Los resultados fueron contrarios a sus propósitos: buena parte de los monjes y del pueblo, conducidos por San Juan Damasceno, pusieron sus ojos en Roma. Mas tarde la viuda de león IV, Irene, convocó el segundo concilio de Nisea (787) en el que fue condenado definitivamente el iconoclastismo.
Los emperadores siguientes continuaron la lucha, pero tuvieron al fin que rendirse, lo que hicieron fácilmente, pues habiendo quedado muy reducido el número de los monjes, éstos hicieron lo que los emperadores deseaban: someterse a los obispos.
Fallado su proyecto de boda con Irene, Carlomagno había planeado otro: el de acusar al emperador de Bizancio de hereje porque en aquellos momentos veneraba las imágenes. Un emperador hereje no podía pretender ni continuar en el trono ni, mucho menos, ser sucesor del trono de occidente. Pero erró en esto, pues precisamente el papa acababa de aprobar la doctrina de la veneración de las imágenes. Molesto Carlomagno, envió al papa los llamados Libros Carolingios, en los que le daba lecciones de teología. Esto ocurría en el año 792. En dichos libros, además, defendía la doctrina del "Filioque", que por tantos avatares tenía que pasar.
Filioque es una palabra
latina que significa "y del hijo", poniendo el énfasis
en la conjunción "y". Consistía en confesar que el Espíritu Santo,
en la Trinidad, procede del Padre y del hijo. Pero los bizantinos no admitían esta
fórmula sino que querían esta otra: "Procede del Padre por el Hijo". En
realidad lo que estaba en juego era la rivalidad cada día entre oriente y
occidente. Carlomagno hizo de esta partícula una nueva política.

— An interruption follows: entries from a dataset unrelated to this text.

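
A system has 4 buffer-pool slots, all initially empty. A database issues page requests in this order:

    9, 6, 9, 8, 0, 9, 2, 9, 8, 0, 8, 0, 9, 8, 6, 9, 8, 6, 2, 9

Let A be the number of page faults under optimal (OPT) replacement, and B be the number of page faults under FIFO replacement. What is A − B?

-2

Under OPT: F F . F F . F . . . . . . . F . . . . . → 6 faults.
Under FIFO: F F . F F . F F . . . . . . F . F . . . → 8 faults.
A − B = 6 − 8 = -2.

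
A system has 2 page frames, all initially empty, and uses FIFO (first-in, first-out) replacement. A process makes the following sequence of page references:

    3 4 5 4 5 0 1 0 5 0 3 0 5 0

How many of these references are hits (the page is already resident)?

4

3 → fault, frames {3}
4 → fault, frames {3,4}
5 → fault, evict 3, frames {4,5}
4 → hit
5 → hit
0 → fault, evict 4, frames {5,0}
1 → fault, evict 5, frames {0,1}
0 → hit
5 → fault, evict 0, frames {1,5}
0 → fault, evict 1, frames {5,0}
3 → fault, evict 5, frames {0,3}
0 → hit
5 → fault, evict 0, frames {3,5}
0 → fault, evict 3, frames {5,0}
Hits: 4.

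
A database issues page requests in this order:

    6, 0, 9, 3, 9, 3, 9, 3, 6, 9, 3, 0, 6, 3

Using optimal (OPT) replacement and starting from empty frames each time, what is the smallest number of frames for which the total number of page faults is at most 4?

f=1: 14 faults
f=2: 8 faults
f=3: 5 faults
f=4: 4 faults
Smallest f with faults ≤ 4 is 4.

4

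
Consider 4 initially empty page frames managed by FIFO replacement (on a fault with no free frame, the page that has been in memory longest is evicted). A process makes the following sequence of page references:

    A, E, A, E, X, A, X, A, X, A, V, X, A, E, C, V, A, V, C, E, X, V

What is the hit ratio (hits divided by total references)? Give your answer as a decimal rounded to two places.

A -> miss, frames [A]
E -> miss, frames [A, E]
A -> hit
E -> hit
X -> miss, frames [A, E, X]
A -> hit
X -> hit
A -> hit
X -> hit
A -> hit
V -> miss, frames [A, E, X, V]
X -> hit
A -> hit
E -> hit
C -> miss, evict A, frames [E, X, V, C]
V -> hit
A -> miss, evict E, frames [X, V, C, A]
V -> hit
C -> hit
E -> miss, evict X, frames [V, C, A, E]
X -> miss, evict V, frames [C, A, E, X]
V -> miss, evict C, frames [A, E, X, V]
Hits: 13 of 22 references → 13/22 = 0.5909.

0.59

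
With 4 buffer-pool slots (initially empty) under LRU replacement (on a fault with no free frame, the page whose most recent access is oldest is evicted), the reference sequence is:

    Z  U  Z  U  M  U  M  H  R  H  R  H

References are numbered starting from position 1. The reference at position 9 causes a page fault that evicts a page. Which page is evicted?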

Metiéndose a papa, ordenó a todos los obispos de las diócesis francas
el rezo de dicha frase en el Credo de la misa, a pesar de la posición manifestada
tanto por Adriano I como por león III. Pero la partícula, convertida en
certificado del poder del emperador, se impuso con el tiempo en todo el Occidente,
aprobada, finalmente, por el Papa, y rechazada siempre en oriente por su
significación política.
Carlomagno, al igual que
sus modelos, fue un sanguinario. Se vengó de la
insurrección de los sajones, haciendo matar a más de cuatro mil en un solo
día; condenando a muerte, después, al que no quería recibir el
bautismo, al que robaba en una iglesia y al que no observaba el ayuno. Contra estas
inhumanas medidas protestaron el mismo protegido suyo, Alcuino, y el papa Adriano I. Al
lado de estos defectos tuvo, sin embargo, grandes cualidades, la principal de las cuales
fue el sincero deseo de servir a su pueblo y a todos los pueblos que le estaban sometidos
y, en segundo lugar, su amor a la cultura. Tanto fue así que la historia conoce
estos esfuerzos con el nombre de "Renacimiento Carolingio". De este tiempo fueron
Teodulfo, obispo de Orleáns, y el lombardo Pablo el diácono.
Dispuso que todas las
diócesis tuvieran su escuela episcopal para dar
enseñanza primaria. Algunas de estas escuelas alcanzaron el nivel de
auténticas universidades como Fulda, Tours y Saint Gall. Estimuló a los
monasterios para que se convirtiesen en centros culturales, sugiriéndoles la copia
de los códices antiguos y el estudio del arte de la antiguedad. De acuerdo con sus
aficiones clericales, encargó personalmente libros litúrgicos a Roma y dio
impulso al canto litúrgico.
Hasta hizo redactar
sermonarios para uso de los
párrocos poco instruidos para que, con la ayuda del libro, predicasen el
sermón a los fieles en la santa misa. Quiso que todo ciudadano supiera recitar el
padre Nuestro y el Credo. Con cierta razón fue llamado en tono de elogio, ya en
vida, sacerdote.
Para organizar los estudios
trajo de Italia al célebre monje benedictino
Alcuino, nacido en York de Inglaterra. En su palacio de Aquisgrán se reunían
los principales representantes del saber que era posible reunir en su tiempo. Siendo ya
viejo, aprendió a escribir junto con sus hijos. Hay que anotar que el clima de
cultura por él creado fue, antes que otra cosa, una cultura para especialistas,
poco popular; pero su mérito es innegable. Desgraciadamente aquella obra era
demasiado personal, de manera que poco después de su muerte, se vino abajo como un
castillo de naipes.
Carlomagno nombraba a los
obispos y abades, que se convertían en agentes de su
autoridad. De los dos "missi-Dominici" o inspectores imperiales, uno de ellos
tenía que ser un eclesiástico. Para ganar cada vez con mayor ahínco
el apoyo de la iglesia, Carlomagno regaló muchas tierras a los monasterios e
incluso concedió la exención de impuestos a los que ya poseían.